In re THE UNCOVENANTED SERVICE BANK, LD.

Judgment.

Upon the reference the High Court (1) delivered the following judgment:

We think that the Board of Revenue, North-Western Provinces, have not taken a correct view of the provisions of the Stamp Act.

Before we look at section 15 to see what instruments under the head of "receipts" are exempt from duty, we must first look to schedule II, to see whether the instrument in question is by section 4 chargeable with duty. It could only be chargeable under article 7, if it were "a receipt or discharge given for or upon the payment of money in satisfaction of a debt." If, therefore, the Rs. 300 was paid in this instance by Mr. Robertson to Captain Cotton's account, otherwise than in satisfaction of a debt, it would not be chargeable at all; and we find nothing in the facts stated, or upon the instrument itself, to show that it was paid in satisfaction of a debt. But even assuming that it was so paid, we consider that the document in question was not a "receipt or discharge" within the meaning of the Act, because it was not given to the party who paid the money.

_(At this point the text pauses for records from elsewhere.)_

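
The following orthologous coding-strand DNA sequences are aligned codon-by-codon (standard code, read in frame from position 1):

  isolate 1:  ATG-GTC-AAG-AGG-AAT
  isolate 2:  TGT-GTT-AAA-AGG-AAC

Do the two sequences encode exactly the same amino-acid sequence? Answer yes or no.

Codon 1: ATG Met / TGT Cys — nonsynonymous.
Codon 2: GTC Val / GTT Val — synonymous.
Codon 3: AAG Lys / AAA Lys — synonymous.
Codon 4: AGG Arg / AGG Arg — identical.
Codon 5: AAT Asn / AAC Asn — synonymous.
Nonsynonymous differences: 1 → different protein.

no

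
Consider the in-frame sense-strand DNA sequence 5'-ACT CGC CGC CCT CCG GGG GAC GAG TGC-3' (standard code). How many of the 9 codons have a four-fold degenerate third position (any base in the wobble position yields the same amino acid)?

6

Codon 1 ACT (Thr): third position 4-fold.
Codon 2 CGC (Arg): third position 4-fold.
Codon 3 CGC (Arg): third position 4-fold.
Codon 4 CCT (Pro): third position 4-fold.
Codon 5 CCG (Pro): third position 4-fold.
Codon 6 GGG (Gly): third position 4-fold.
Codon 7 GAC (Asp): third position 2-fold.
Codon 8 GAG (Glu): third position 2-fold.
Codon 9 TGC (Cys): third position 2-fold.
Four-fold degenerate third positions: 6.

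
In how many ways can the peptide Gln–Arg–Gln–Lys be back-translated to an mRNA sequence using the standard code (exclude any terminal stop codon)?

Gln: 2 codons.
Arg: 6 codons.
Gln: 2 codons.
Lys: 2 codons.
2 × 6 × 2 × 2 = 48.

48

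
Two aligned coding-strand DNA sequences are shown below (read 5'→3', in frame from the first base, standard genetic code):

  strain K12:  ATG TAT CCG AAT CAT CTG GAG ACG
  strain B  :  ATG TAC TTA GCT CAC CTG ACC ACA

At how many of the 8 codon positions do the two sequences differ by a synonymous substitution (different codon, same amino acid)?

Codon 1: ATG Met / ATG Met — identical.
Codon 2: TAT Tyr / TAC Tyr — synonymous.
Codon 3: CCG Pro / TTA Leu — nonsynonymous.
Codon 4: AAT Asn / GCT Ala — nonsynonymous.
Codon 5: CAT His / CAC His — synonymous.
Codon 6: CTG Leu / CTG Leu — identical.
Codon 7: GAG Glu / ACC Thr — nonsynonymous.
Codon 8: ACG Thr / ACA Thr — synonymous.
Synonymous differences: 3.

3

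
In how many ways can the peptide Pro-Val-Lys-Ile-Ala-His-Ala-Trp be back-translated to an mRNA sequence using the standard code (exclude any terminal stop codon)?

Pro: 4 codons.
Val: 4 codons.
Lys: 2 codons.
Ile: 3 codons.
Ala: 4 codons.
His: 2 codons.
Ala: 4 codons.
Trp: 1 codon.
4 × 4 × 2 × 3 × 4 × 2 × 4 × 1 = 3072.

3072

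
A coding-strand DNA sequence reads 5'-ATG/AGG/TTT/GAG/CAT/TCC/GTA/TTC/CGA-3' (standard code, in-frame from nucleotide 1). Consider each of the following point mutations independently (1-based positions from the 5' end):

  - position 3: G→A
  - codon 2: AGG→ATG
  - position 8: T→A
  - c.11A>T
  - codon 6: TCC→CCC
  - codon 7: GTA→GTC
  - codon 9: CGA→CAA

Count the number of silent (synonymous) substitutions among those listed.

Codon 1: ATG (Met) → ATA (Ile) — missense.
Codon 2: AGG (Arg) → ATG (Met) — missense.
Codon 3: TTT (Phe) → TAT (Tyr) — missense.
Codon 4: GAG (Glu) → GTG (Val) — missense.
Codon 6: TCC (Ser) → CCC (Pro) — missense.
Codon 7: GTA (Val) → GTC (Val) — synonymous.
Codon 9: CGA (Arg) → CAA (Gln) — missense.
Synonymous: 1 of 7.

1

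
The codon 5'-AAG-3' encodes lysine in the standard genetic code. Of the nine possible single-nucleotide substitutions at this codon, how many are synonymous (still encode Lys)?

Position 1: none → 0 synonymous.
Position 2: none → 0 synonymous.
Position 3: AAA → 1 synonymous.
Total: 0 + 0 + 1 = 1.

1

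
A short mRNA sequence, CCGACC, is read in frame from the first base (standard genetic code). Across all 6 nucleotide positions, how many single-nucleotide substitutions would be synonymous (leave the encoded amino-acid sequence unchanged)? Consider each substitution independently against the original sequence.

6

Codon 1 (CCG, Pro): 3 synonymous substitutions.
Codon 2 (ACC, Thr): 3 synonymous substitutions.
Total: 3 + 3 = 6.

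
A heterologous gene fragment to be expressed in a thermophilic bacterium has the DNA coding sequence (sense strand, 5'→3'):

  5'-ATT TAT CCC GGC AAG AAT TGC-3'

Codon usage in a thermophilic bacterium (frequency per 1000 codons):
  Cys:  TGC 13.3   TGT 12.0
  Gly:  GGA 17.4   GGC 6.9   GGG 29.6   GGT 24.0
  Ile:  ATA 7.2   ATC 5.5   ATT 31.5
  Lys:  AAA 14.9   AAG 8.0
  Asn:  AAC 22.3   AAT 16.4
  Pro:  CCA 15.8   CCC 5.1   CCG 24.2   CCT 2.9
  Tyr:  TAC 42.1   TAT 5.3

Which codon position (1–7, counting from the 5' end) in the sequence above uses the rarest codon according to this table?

3

Codon 1 ATT (Ile): 31.5 per 1000.
Codon 2 TAT (Tyr): 5.3 per 1000.
Codon 3 CCC (Pro): 5.1 per 1000.
Codon 4 GGC (Gly): 6.9 per 1000.
Codon 5 AAG (Lys): 8.0 per 1000.
Codon 6 AAT (Asn): 16.4 per 1000.
Codon 7 TGC (Cys): 13.3 per 1000.
Lowest frequency is 5.1 at codon 3.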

In this instance, no receipt appears to have been given to Mr. Robertson, and the document in question is nothing more than the ordinary intimation which the Bank gives to its customer, that a certain sum has been paid in by Mr. Robertson to his credit.

If the instrument in question were a receipt within the meaning of article 7, then in a case where it would be proper for the Bank to give notice of a particular payment to several different people, each one of the notices so given would have to be stamped as a receipt.

It seems to us perfectly clear that this was never the intention of the Stamp Act, and for these reasons we are of opinion that the instrument in question is not chargeable with any stamp duty.

(1) GARTH, C.J., JACKSON and PONTIFEX, J.J.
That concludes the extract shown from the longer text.